At the town of Cajobabo one turns inland to the drive through the Cuchillas de Baracoa mountains. You wander through these mountains via the Farola, which begins just as one crosses the Rio Jojo. Here the luxurious foliage begins to simply overwhelm ones senses. There are banana plantations, pines, royal palm trees and waterfalls everywhere. The Farola is a road. It is touted to be one of the engineering feats of recent Cuban history, however, it was actually started during the Batista regime, and was halted because he refused to pay a fair wage. Construction did not resume until the 1960s. The name came about because farola means beacon, and in some stretches, due to the lush vegetation of the area, it looks like a beam suspended in the air.
This lush forest continues down to the small bay where the city of Baracoa rests.
Baracoa is centered around its main square Parque Independecia.
On the edge of the parque is the Catedral de Nuestra Senora de la Asuncion. Built in 1512 and restored in both 1833 and 2012 it is the home of Crus de la Parra. This is said to be the cross brought to Cuba by Columbus, while the wood has been dated, and proves it is around 500 years old, the wood is also indigenous to Cuba, throwing the theory to the wind.
Baracoa is famous for cucurucho’s and chocolate. There is a small café marked Casa de Chocolate, in the center square, that is more convenient for its good prices on liquor at the bar in the back than its actual distribution of chocolate bars. The chocolate factory is owned by the government, and while you can look in and see hundreds of chocolate bars and “bon-bons” it is, after all, a socialist country. So buying chocolate at the store and the concept of service are hit and miss at best
The best way to enjoy the sweets of the area such as home made cucuruchos, chocolate layered with local coconut and these delicious praline like confections, are to find them in roadside stands sold by the locals.
While the town of Baracoa is lovely, the reason to visit this region is the wildlife and the beaches. Heading east from Baracoa towards Maias you find the Boca de Yumuri. Here people are anxious to take you out to a small island up the Yumuri River and provide a roast pig feast. This area is well known for its stunning ecology of tall canyon walls, lush beaches and a rich birdlife.
Along this drive you will find traditional Bohios. These represent the original construction of the area, wood homes with palm leaf roofs.
The drive on to Maias is a roller coaster ride through beautiful countryside with nary a person in sight.
We even tripped upon an old cemetery. This was the first time I had seen a country cemetery in Cuba and was thrilled to explore for a while.

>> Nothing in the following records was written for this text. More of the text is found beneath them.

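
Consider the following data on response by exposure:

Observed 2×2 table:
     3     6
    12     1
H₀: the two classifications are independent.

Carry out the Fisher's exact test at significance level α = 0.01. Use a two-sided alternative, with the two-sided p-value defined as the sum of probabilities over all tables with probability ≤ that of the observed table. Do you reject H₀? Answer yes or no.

Margins: r₁=9, r₂=13, c₁=15, c₂=7, n=22
p_obs = C(9,3)·C(13,12)/C(22,15); sum pmf over tables with pmf ≤ p_obs
p-value (two-sided) = 0.00661
At α=0.01: p < α → reject H₀

reject H₀: yes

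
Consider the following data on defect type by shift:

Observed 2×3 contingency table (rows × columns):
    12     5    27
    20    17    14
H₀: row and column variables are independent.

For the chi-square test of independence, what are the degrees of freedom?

degrees of freedom = 2

df = (r−1)(c−1) = (2−1)·(3−1) = 2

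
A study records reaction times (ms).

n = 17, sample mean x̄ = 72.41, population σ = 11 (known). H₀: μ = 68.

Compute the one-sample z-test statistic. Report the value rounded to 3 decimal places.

SE = σ/√n = 11/√17 = 2.6679
z = (x̄−μ₀)/SE = (72.41−68)/2.6679 = 1.6530

test statistic = 1.653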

A symbol of the Baracoa area, and especially the Rio Yumuri, is the Polymita snail, or “Cuban land snail” or “painted snail”. They are illegal to sell since poaching has depleted them drastically, however, this does not stop local fellows, just outside of town, from doing so such as where I snapped this picture.
Their colors are many and have a legend attached. It is said that an Indian with no pearls to give to his love captured the colors of the universe. The green is for the mountains, the red is of the earth, the pink is for the flowers and the white is the foam of the sea, the yellow is the sun and the black is the night sky. The love sick Indian put these into the shells and presented them to his love. Apparently the Duchess of Windsor, in the 1950s had a pair made into earnings.
There are many Casa Particulars in Baracoa, but we stayed at the government hotel simply because it was right on the water. In fact it is across the street from the Hotel Russa, which is presently undergoing restoration.
We were in Baracoa on October 28th. On the waterfront all of the school children were brought to pay tribute to Camilo Cienfuegos, a compadre of Castro whose plane went down in the early parts of the revolution. This is an annual event that takes place across Cuba.
The children listen to a long set of propaganda speeches and then throw red flowers into the sea as a tribute.
Baracoa is a delightful town and well worth a day spent exploring.